= Thomas Capp =

English painter

Thomas Capp or Cappe (died 1635) was a London-based painter and gilder.

==Background==
Records of Capp's work indicate that he often worked painting and gilding furniture. He became a master of the Painter and Stainer's company in 1621. His father, also Thomas Capp, was a painter in London, and signed a petition of the Painter and Stainer's company in 1578.

==Works==
In January 1610 he was paid for painting chairs and stools for Anne of Denmark and working on some velvet curtains. After her death in 1619, Capp and seven associates petitioned King James for payment of £1600 for household work supplied to the queen. His co-petitioners were; William Thompson, joiner; Isobell Shawe and Christopher Shawe, embroiderers; Jasper Heely, silkman; John Salusbury, Thomas Edwards and Gilbert Hart upholsterers.

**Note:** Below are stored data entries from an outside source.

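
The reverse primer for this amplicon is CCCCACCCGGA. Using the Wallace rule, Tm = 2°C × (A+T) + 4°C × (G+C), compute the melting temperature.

Counting bases: C=7, A=2, G=2, T=0
So N_AT = 2 and N_GC = 9.
Tm = 2(2) + 4(9) = 4 + 36 = 40°C

40°C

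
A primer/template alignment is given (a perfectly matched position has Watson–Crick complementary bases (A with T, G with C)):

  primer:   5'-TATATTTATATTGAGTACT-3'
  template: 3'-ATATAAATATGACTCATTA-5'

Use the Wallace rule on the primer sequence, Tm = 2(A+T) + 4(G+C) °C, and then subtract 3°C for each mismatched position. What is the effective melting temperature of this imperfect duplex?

Primer base counts: A=6, T=10, G=2, C=1 → A+T=16, G+C=3
Perfect-match Tm = 2(16) + 4(3) = 32 + 12 = 44°C
Mismatches (positions where the bases are not complementary): 2 (at positions 11, 18)
Effective Tm = 44 − 2×3 = 44 − 6 = 38°C

38°C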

Among the petitioners, the embroiderers were a couple, Christopher Shawe and Isobel Buttes had married in 1589. Christopher Shawe was an embroiderer to Anne of Denmark and King James. Shawe embroidered costume for the masque, Tethys' Festival, work described as, "against the Prince his highness creation for a maske". Thomas Edwards converted caparisons into wall hangings for Lady Anne Clifford and Richard Sackville, 3rd Earl of Dorset for use in a long gallery.

At this time furniture was decorated with decorated with painted and gilt arabesque patterns, such work was called "rebesking" in accounts. Capp painted furniture for Lionel Cranfield, 1st Earl of Middlesex, some pieces "laid red and wrought with white", working with Oliver Browne and John Baker. He painted and gilded with gold and silver a bed provided by the draper Hugh Goddard for Robert Spencer, 1st Baron Spencer. Capp supplied four "tops" or finials to a bed at Belvoir Castle for Francis Manners, 6th Earl of Rutland in March 1620.